Agora, José Magalhães quer saber se este é mesmo, como parece ser, o único documento que justifica a decisão do ex-ministro. “Se não aparecer outro parecer é um comportamento ilegal”, avança José Magalhães, uma vez que em resposta à suas perguntas Santos Pereira garantiu ter-se socorrido de pareceres “antes” de assinar o contrato.

“Outra resposta incompleta: quem é que interveio nestas conversas que concedem praticamente uma amnistia?”, questiona o deputado, que pretende entregar, esta segunda-feira, um requerimento para esclarecer esta matéria. Entretanto, o parecer assinado por Nuno Morais Sarmento já levou a que o PS entregasse um outro requerimento, dirigido ao Ministério da Economia. Com duas perguntas: Quanto foi pago pelo parecer? Há outro, tal como “foi asseverado” por Santos Pereira?

Mas esta decisão, de prorrogar o prazo de cumprimento da Ferrostaal, teve dois outros efeitos. Um deles foi o de dar um importante argumento aos arguidos que, nesse preciso momento, respondiam num julgamento da 6ª vara criminal de Lisboa, por fraude nas contrapartidas. Logo que foi renegociado o contrato, os três arguidos alemães pediram ao tribunal a “extinção do procedimento judicial” de que eram acusados. Se o contrato tinha sido alterado, não podia haver burla, era resumidamente o que alegavam. O tribunal não lhes deu razão, nessa altura, mas em Fevereiro todos os arguidos acabaram por ser absolvidos.

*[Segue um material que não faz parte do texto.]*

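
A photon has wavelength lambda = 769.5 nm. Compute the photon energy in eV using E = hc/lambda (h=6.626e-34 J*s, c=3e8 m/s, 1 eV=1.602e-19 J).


E = hc / lambda
= (6.626e-34)(3e8) / (769.5e-9)
= 1.9878e-25 / 7.6950e-07
= 2.5832e-19 J
Converting to eV: 2.5832e-19 / 1.602e-19
= 1.6125 eV

1.6125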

Morais Sarmento também se refere a esta possibilidade: “A renegociação do contrato de contrapartidas originário dos submarinos, não colide com o processo criminal em curso (é certo que os Advogados dos arguidos defendem o contrário, mas por razões óbvias).”

Mas uma nova polémica nasceria, ainda. O contrato que Álvaro Santos Pereira assinou tinha por base um investimento concreto da Ferrostaal: uma unidade hoteleira de luxo no Algarve, o projecto Alfamar. Que, pouco tempo depois, faliu sem nunca ter passado da fase de projecto. Agora, a renegociação teve de ser… renegociada. E o investimento passou a ser, já durante o mandato de António Pires de Lima, canalizado para um projecto de energia eólica.